Las Vegas Sun

March 28, 2024

Teen mom faces murder charge in baby’s death

A 15-year-old Henderson girl who tried to conceal her pregnancy from her parents will be charged this week with murder in connection with the drowning death of her newborn son in a toilet, a prosecutor told the Sun.

The Clark County district attorney's office expects to charge the girl with second-degree murder and felony child abuse or child neglect in the next day or two, chief deputy district attorney Douglas Herndon, head of the special victims unit, said.

"She had taken pregnancy tests before and had told some of her friends she was pregnant," Herndon said. "Apparently she saw the child moving in the toilet after giving birth and left, leaving the child in the toilet."

The girl tried to conceal her pregnancy from her parents, Henderson Police Capt. Richard Perkins said.

Henderson Police were called to the girl's apartment April 19, where they found the baby dead in the toilet. An autopsy determined the child drowned.

"Situations like this are always a tragedy," Perkins said.

Since the teenager faces murder charges, she will be booked as an adult into the Clark County Detention Center, Herndon said, though her attorney could ask that the case be moved to juvenile court.

Perkins said the girl was not arrested sooner, because an autopsy was needed and prosecutors were asked to review the case. He added police did not believe she was a threat to the community.

"This isn't a violent criminal so much as a disturbed young girl," he said. "There have much more heinous cases than this."

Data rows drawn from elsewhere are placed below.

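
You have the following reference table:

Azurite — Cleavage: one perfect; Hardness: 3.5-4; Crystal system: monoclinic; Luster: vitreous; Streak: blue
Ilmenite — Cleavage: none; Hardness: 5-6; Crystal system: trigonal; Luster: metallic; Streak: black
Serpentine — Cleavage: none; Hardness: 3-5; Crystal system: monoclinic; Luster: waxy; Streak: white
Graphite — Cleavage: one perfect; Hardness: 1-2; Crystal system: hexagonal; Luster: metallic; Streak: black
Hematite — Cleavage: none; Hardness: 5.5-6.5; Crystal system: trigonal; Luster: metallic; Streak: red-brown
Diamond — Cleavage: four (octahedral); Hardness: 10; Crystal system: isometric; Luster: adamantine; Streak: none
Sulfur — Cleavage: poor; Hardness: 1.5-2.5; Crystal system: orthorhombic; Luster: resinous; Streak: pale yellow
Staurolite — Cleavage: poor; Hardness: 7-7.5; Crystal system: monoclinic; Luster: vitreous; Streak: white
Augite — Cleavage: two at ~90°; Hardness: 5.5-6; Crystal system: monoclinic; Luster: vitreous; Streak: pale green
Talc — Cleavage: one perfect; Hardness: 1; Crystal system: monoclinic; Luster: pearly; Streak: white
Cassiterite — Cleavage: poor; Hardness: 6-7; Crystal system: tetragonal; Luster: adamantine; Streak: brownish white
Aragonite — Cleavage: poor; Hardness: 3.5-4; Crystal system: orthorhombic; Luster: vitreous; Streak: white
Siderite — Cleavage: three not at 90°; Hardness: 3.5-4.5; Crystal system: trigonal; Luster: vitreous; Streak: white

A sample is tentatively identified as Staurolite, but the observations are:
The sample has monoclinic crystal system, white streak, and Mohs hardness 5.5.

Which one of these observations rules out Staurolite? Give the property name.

Monoclinic crystal system: Staurolite has monoclinic system — within range.
White streak: Staurolite has white streak — within range.
Mohs hardness 5.5: Staurolite has hardness 7-7.5 — outside the reference range.
Only the hardness is inconsistent.

hardness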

Perkins referred to a 1998 case in Henderson in which a 19-year-old woman was accused of giving birth to a girl, then putting the baby in a bag in a closet. An autopsy determined the baby died of asphyxiation.

Marie Adams was charged with second-degree murder but pleaded guilty to felony child neglect. She was sentenced to six months of house arrest followed by five years of probation.

In a more recent case, a 23-year-old Nellis Air Force Base airman is charged with first-degree murder and faces an October court date in the death of her newborn.

A doctor realized Candice Kitto had given birth after she was taken to the Mike O'Callaghan Federal Hospital on Dec. 9 complaining of an illness.

The baby was found dead in the closet of her apartment, police said. In March an autopsy determined the child was born alive and ruled out natural causes or birth defects as a cause of death. Kitto's husband, who apparently didn't know his wife was pregnant, was not charged.

A few cases of mothers killing their newborns get nationwide attention, but there are hundreds of reported incidents each year, Jon'a Meyer, a criminal justice professor at Rutgers University in New Jersey, said at the time of Kitto's arrest.

Some women, usually teenage girls, deny to themselves they are pregnant or conceal their pregnancy from their parents, she said.

The infant is killed to eliminate any evidence of the pregnancy, said Meyer, who has studied many cases of neonaticide.

One case in 1997 made nationwide news as Melissa Drexler, dubbed the "Prom Mom," gave birth in a bathroom at her high school prom and then, according to police, strangled the baby and returned to the dance. She pleaded guilty to aggravated manslaughter and was sentenced to 15 years in prison.